Over the past year the patient experienced episodes of exuberance and extreme excitement prior to such special events as going on trips or attending sporting events. At these times he was hypertalkative and his speech was pressured and repetitive. During these periods he stayed on the same subject for days, and it was very difficult, if not impossible, to draw his attention to any other subject. Each of these episodes lasted approximately 1 week. When the parents consulted a child psychiatrist because of the impulsivity and difficult behavior of their son, the patient was diagnosed with ADHD. The psychiatrist prescribed dexamphetamine, initially at a dosage of 10mg/day, which was increased to 20mg/day after 2 weeks. This was reported to have produced a slight improvement in his impulsive behavior and inattention. Since starting dexamphetamine, a diurnal variation in his mood has been reported during which the patient is irritable, restless, impatient, and easily upset in the morning, "bugging" and insulting other family members. He is much calmer when he gets home from school. It is not entirely clear whether this mood change is linked to the dexamphetamine that he takes every morning.

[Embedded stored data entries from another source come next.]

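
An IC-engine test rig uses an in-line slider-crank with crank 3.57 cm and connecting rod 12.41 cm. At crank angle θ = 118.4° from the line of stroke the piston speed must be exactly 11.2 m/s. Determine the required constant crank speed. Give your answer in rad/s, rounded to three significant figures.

415

For an in-line slider-crank, |v_piston| = rω|sinθ|·[1 + r cosθ/√(L² − r² sin²θ)].
With r = 0.0357 m, L = 0.1241 m, θ = 118.4°: the bracketed kinematic factor |dx/dθ| = 0.026962 m.
ω = v/|dx/dθ| = 11.2/0.026962 = 415.4 rad/s.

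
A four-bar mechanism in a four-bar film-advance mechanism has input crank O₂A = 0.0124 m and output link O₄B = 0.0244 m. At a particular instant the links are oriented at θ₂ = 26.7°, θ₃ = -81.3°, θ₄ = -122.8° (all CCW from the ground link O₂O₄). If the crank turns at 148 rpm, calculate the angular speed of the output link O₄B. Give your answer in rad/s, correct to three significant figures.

11.3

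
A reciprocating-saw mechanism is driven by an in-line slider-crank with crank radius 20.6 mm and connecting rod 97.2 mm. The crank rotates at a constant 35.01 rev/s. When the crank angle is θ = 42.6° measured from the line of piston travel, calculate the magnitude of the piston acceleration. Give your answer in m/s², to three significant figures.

754

ω = 2π·35 = 220 rad/s
x(θ) = r cosθ + √(L² − r² sin²θ); with ω constant, a = ω²·d²x/dθ².
d²x/dθ² = −r cosθ − r²(cos2θ)/√u − r⁴ sin²2θ/(4u^{3/2}),  u = L² − r² sin²θ = 0.00925341 m².
Substituting r = 0.0206 m, L = 0.0972 m, θ = 42.6°: d²x/dθ² = -0.015583 m.
a = ω²·d²x/dθ² = (220)²·(-0.015583) = -754.04 m/s²;  |a| = 754.04 m/s².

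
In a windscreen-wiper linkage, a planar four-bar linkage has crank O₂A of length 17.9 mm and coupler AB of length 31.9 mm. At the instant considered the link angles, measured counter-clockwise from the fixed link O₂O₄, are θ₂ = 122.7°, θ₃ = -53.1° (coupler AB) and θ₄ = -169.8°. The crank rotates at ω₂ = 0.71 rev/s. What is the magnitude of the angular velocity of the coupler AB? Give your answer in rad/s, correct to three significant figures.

2.59

ω₂ = 4.461 rad/s (from 0.71 rev/s).
Differentiating the loop-closure r₂e^{iθ₂}+r₃e^{iθ₃}=r₁+r₄e^{iθ₄} gives r₂ω₂e^{iθ₂}+r₃ω₃e^{iθ₃}=r₄ω₄e^{iθ₄}.
Eliminating the other unknown: ω₃ = r₂ω₂ sin(θ₄−θ₂) / [r₃ sin(θ₃−θ₄)].
Numerator sine = +0.92388; denominator sine = +0.89337.
Result = 0.0179·4.461·(+0.92388) / (0.0319·(+0.89337)) = +2.5887 rad/s; magnitude 2.5887 rad/s.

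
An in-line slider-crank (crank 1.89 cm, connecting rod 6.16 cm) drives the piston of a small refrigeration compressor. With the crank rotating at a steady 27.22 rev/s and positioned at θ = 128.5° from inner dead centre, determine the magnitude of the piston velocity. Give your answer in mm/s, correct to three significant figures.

2030

ω = 2π·27.2 = 171 rad/s
For an in-line slider-crank, x = r cosθ + √(L² − r² sin²θ), so v = −rω sinθ·[1 + r cosθ/√(L² − r² sin²θ)].
With r = 0.0189 m, L = 0.0616 m, θ = 128.5°: √(L² − r² sin²θ) = 0.059798 m.
v = −0.0189·171·0.78261·[1 + 0.0189·-0.62251/0.059798] = -2.032 m/s.
|v| = 2.032 m/s = 2032 mm/s.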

Recently, the patient developed obsessions about germs in food. He is very concerned that people who touch his food might not be clean, and he sometimes refuses to eat the food (eg, fast-food hamburger) that has already been ordered because he is concerned about germs and getting sick. He was extremely afraid of the dark in the past, and is still scared by it, but is now able to go to the basement with all the lights switched on. His parents described his extreme fear at seeing a strange dog, which has made him cross the street to avoid an encounter; his response to a familiar dog is much less intense. He was very scared of heights in the past, but on a recent visit to Manhattan he had no problem walking on the terrace of the Empire State Building. Based on information obtained from DICA-R interviews of both patient and parents, as well as a clinical interview, the patient was given the following DSM-IV diagnoses:

  • Axis I: Cyclothymic disorder (not rapid cycling), with episodes of hypomania, irritability, and impulsivity and episodes of mild depression. The duration is over 1 year.

  • Past diagnosis: Nocturnal enuresis (until age 8); ADHD (he does not meet all the criteria in the present, but met them in the past).